Tertill: A weed whacking robot to patrol your garden

Update: The response to Tertill’s crowdfunding campaign has amazed and delighted us! Pledges totalling over $250,000 have come from 1000+ backers. We’re shipping to all countries, with over a fifth of Tertill’s supporters coming from outside the United States. But the end is near; Tuesday (11 July) is the last full day of the campaign. After that Tertill’s discounted campaign price will no longer be available and delivery in time for next year’s (northern hemisphere) growing season cannot be assured.

Franklin Robotics has launched a Kickstarter campaign for Tertill, their solar-powered, garden-weeding robot.

Tertill lives in your garden, collecting sunlight to power its weed patrol, and cutting down short plants with a string trimmer/weed whacker with almost no intervention required. Available for about $300USD, the fully autonomous Tertill is the first weeding robot available to home gardeners.

Tertill is round, short, has four wheel drive and extreme camber wheels. It uses proprietary algorithms to ensure that it finds as many weeds as it can, using its sensors to distinguish between weeds and crops based on height. As Tertill sees it: small plants are weeds, big plants are crops. But what if you have seedlings? Simply place a plant collar around seedlings to inform Tertill that this plant is wanted.

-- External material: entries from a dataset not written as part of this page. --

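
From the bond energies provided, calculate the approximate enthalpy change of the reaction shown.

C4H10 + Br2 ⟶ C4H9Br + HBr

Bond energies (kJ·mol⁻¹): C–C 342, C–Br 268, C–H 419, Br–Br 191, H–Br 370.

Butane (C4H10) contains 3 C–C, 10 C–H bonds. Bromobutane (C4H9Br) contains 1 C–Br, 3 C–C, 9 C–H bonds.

Bonds broken (reactants):
  Br–Br: 1 × 191 = 191
  C–C: 3 × 342 = 1026
  C–H: 10 × 419 = 4190
  Σ(broken) = 5407 kJ
Bonds formed (products):
  C–Br: 1 × 268 = 268
  C–C: 3 × 342 = 1026
  C–H: 9 × 419 = 3771
  H–Br: 1 × 370 = 370
  Σ(formed) = 5435 kJ
ΔH = Σ(broken) − Σ(formed) = 5407 − 5435 = −28 kJ

ΔH ≈ −28 kJ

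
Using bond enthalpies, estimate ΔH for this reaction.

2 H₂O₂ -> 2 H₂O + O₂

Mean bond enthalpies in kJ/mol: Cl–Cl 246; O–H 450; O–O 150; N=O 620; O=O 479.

Bonds broken (reactants):
  O–H: 4 × 450 = 1800
  O–O: 2 × 150 = 300
  Σ(broken) = 2100 kJ
Bonds formed (products):
  O–H: 4 × 450 = 1800
  O=O: 1 × 479 = 479
  Σ(formed) = 2279 kJ
ΔH = Σ(broken) − Σ(formed) = 2100 − 2279 = −179 kJ

ΔH ≈ −179 kJ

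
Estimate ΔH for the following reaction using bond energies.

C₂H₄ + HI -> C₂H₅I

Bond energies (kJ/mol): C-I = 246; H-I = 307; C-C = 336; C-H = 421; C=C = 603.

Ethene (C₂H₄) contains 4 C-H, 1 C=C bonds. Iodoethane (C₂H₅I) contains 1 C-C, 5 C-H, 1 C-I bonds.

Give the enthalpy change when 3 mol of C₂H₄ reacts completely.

ΔH = −279 kJ

Bonds broken (reactants):
  C-H: 4 × 421 = 1684
  C=C: 1 × 603 = 603
  H-I: 1 × 307 = 307
  Σ(broken) = 2594 kJ
Bonds formed (products):
  C-C: 1 × 336 = 336
  C-H: 5 × 421 = 2105
  C-I: 1 × 246 = 246
  Σ(formed) = 2687 kJ
ΔH = Σ(broken) − Σ(formed) = 2594 − 2687 = −93 kJ
For 3× the reaction as written: 3 × (−93) = −279 kJ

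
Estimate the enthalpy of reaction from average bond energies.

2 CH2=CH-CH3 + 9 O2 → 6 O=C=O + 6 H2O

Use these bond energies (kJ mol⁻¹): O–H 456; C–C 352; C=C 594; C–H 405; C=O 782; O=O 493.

Bonds broken (reactants):
  C–C: 2 × 352 = 704
  C–H: 12 × 405 = 4860
  C=C: 2 × 594 = 1188
  O=O: 9 × 493 = 4437
  Σ(broken) = 11189 kJ
Bonds formed (products):
  C=O: 12 × 782 = 9384
  O–H: 12 × 456 = 5472
  Σ(formed) = 14856 kJ
ΔH = Σ(broken) − Σ(formed) = 11189 − 14856 = −3667 kJ

ΔH ≈ −3667 kJ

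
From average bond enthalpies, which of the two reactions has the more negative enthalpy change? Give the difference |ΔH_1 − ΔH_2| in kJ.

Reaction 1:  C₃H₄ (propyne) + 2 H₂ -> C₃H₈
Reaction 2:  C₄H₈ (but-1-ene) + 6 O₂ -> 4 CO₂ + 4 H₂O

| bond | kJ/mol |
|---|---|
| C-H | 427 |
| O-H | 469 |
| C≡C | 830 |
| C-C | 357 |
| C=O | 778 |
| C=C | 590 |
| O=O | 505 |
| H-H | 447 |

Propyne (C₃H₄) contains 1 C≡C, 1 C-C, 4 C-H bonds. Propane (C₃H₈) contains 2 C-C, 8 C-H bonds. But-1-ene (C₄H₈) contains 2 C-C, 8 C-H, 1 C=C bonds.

Reaction 1:
  Bonds broken (reactants):
    C≡C: 1 × 830 = 830
    C-C: 1 × 357 = 357
    C-H: 4 × 427 = 1708
    H-H: 2 × 447 = 894
    Σ(broken) = 3789 kJ
  Bonds formed (products):
    C-C: 2 × 357 = 714
    C-H: 8 × 427 = 3416
    Σ(formed) = 4130 kJ
  ΔH_1 = 3789 − 4130 = −341 kJ
Reaction 2:
  Bonds broken (reactants):
    C-C: 2 × 357 = 714
    C-H: 8 × 427 = 3416
    C=C: 1 × 590 = 590
    O=O: 6 × 505 = 3030
    Σ(broken) = 7750 kJ
  Bonds formed (products):
    C=O: 8 × 778 = 6224
    O-H: 8 × 469 = 3752
    Σ(formed) = 9976 kJ
  ΔH_2 = 7750 − 9976 = −2226 kJ
ΔH_1 − ΔH_2 = +1885 kJ, so reaction 2 has the more negative ΔH; |ΔH_1 − ΔH_2| = 1885 kJ.

Reaction 2, by 1885 kJ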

Tertill doesn’t use a camera for weed discrimination because Franklin wants to put Tertill to work in your garden now. In the not-too-distant future, inexpensive vision systems may reliably distinguish between plants and crops even when both are seedlings. But, according to Franklin, such system are not yet ready.

Tertill is designed such that one robot can easily keep up with the weeds in a typical sized garden (that’s about 100 square feet in the USA). Tertill will usually handle gardens considerably larger than this, but how much larger depends on weather and local weed types. And Terrill’s can work in teams, coexisting harmoniously in the same space. Multiple Tertill robots will simply avoid each other.

Check out the video below:

But Tertill needs a small barrier to keep it from wandering off beyond the borders of your garden. A garden fence, the wooden border of a raised bed, or any sort of edging that is two or more inches tall will work.

Otherwise, Tertill is designed to live in your garden and require very little attention. Summer showers won’t bother it. And, under normal conditions, you won’t have to worry about charging Tertill—the sun will see to that. But, if Tertill has been in the dark for so long (months) that its battery is completely exhausted, a USB connection can be used to charge the battery.

Franklin believes that small, simple robots can help solve big, complex problems. Franklin’s robots aim to help gardeners by reducing the tedium and physical challenge of weeding, making gardening more fun. The data their robots collect helps gardeners garden better, improving yield and quality. Their robots aim to benefit the environment by eliminating the need for herbicides and returning organic matter to the soil.